Come to think of it, Rampaul stopped Tendulkar twice in the last eight months, first in the World Cup game in Chennai and now here on the fourth morning.
Rampaul said on arrival in Delhi for the three-Test series that his side would try their best to stop Tendulkar scoring the elusive hundred in the series.
Sammy was more expressive, saying that he would love Tendulkar to get his hundred hundreds but he would prefer to sit in his couch back in the Caribbean and watch him getting it in the series against Australia.
Sammy and Rampaul worked it out all, or so they might claim. Ian Bishop in his commentary stint on TV revealed that when asked what would be the plan, Rampaul told him that the second new ball would be taken and that he would try to slant it towards slips.

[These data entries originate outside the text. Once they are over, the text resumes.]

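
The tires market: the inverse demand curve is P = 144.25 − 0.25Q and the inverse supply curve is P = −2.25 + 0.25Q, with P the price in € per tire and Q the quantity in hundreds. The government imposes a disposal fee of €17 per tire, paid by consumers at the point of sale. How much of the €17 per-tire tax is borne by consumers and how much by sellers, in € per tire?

Consumers bear €8.5 per tire; sellers bear €8.5 per tire.

Inverting to Q(P) form: Qd = 577 − 4P; Qs = 4P + 9.
Without the tax, 577 − 4P = 4P + 9 gives 8P = 568, so P* = €71 and Q* = 293.
With the tax collected from consumers, demand (in seller-price terms) shifts: Qd = 577 − 4(P + 17).
Solving gives Q = 259 with consumers paying €79.5 and sellers receiving €62.5 (the €17 wedge).
Burden on consumers: €8.5; on sellers: €8.5. (They sum to €17.)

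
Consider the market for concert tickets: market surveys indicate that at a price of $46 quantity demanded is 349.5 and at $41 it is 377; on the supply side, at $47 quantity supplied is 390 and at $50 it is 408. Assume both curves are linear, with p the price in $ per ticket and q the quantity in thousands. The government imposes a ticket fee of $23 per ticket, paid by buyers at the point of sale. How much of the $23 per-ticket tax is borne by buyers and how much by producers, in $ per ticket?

Demand slope: (377 − 349.5)/(41 − 46) = -5.5, so qd = 602.5 − 5.5p.
Supply slope: (408 − 390)/(50 − 47) = 6, so qs = 6p + 108.
Without the tax, 602.5 − 5.5p = 6p + 108 gives 11.5p = 494.5, so p* = $43 and q* = 366.
With the tax collected from buyers, demand (in seller-price terms) shifts: qd = 602.5 − 5.5(p + 23).
New equilibrium: buyers pay $55, producers receive $32, q = 300. (Wedge: pb − ps = 23.)
Burden on buyers: $12; on producers: $11. (They sum to $23.)

Buyers bear $12 per ticket; producers bear $11 per ticket.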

The way Sachin faced Rampaul and Fidel Edwards this morning it looked their move was going awry and the new ball was only hastening his hundred as he moved from overnight 67 to 94 in a jiffy with three delectable fours and an uppercut six.
Then the ball of the Test was fired by Rampaul. It rose a little more than the previous one and Tendulkar tried to steer it safely as that happened to be the last ball of the over. But Sammy stood in the way to take an excellent catch. There was eerie silence as the Master started his long walk back looking skyward and wondering how long does he have to endure the agony.

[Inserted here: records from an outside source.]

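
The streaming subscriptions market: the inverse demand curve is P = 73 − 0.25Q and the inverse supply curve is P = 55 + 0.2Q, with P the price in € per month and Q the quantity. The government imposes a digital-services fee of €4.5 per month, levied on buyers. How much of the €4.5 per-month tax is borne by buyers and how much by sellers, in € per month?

Rewrite in direct form: Qd = 292 − 4P and Qs = 5P − 275.
Before the tax: set 292 − 4P = 5P − 275 → P* = €63, Q* = 40.
With the tax collected from buyers, demand (in seller-price terms) shifts: Qd = 292 − 4(P + 4.5).
New equilibrium: buyers pay €65.5, sellers receive €61, Q = 30. (Wedge: Pb − Ps = 4.5.)
Burden on buyers: €2.5; on sellers: €2. (They sum to €4.5.)
The less price-elastic side of the market bears the larger share of a per-unit tax.

Buyers bear €2.5 per month; sellers bear €2 per month.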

After dismissing Tendulkar in the first over in Chennai, an elated Rampaul said: “It was the perfect ball at the perfect time.”
He went on to bag a five-wicket haul, though West Indies were mauled by 80 runs.
“It was the best ball of my cricket career, it was one of those moments you dream of. When I saw him walk I felt great, it was an amazing feeling. I wasn’t sure how to celebrate. Here was I, in one of the biggest matches of my career, getting
the wicket of one of the greatest batsmen. I felt really great,” Rampaul gushed.
That brilliant performance proved the turning point in his career as he was drafted in to the playing eleven because of an illness to Kemar Roach. Curiously, Rampaul, who missed the second Test in Kolkata because of illness, returned to replace Roach for the Mumbai Test.
Leggie Devendra Bishoo, who walked into the Test side after his performance in the World Cup, dismissed Tendulkar in the Delhi and Kolkata Tests and Sammy gloated how he had planned the dismissal in Delhi.
That’s what Tendulkar’s wicket means to bowlers and captains around the world.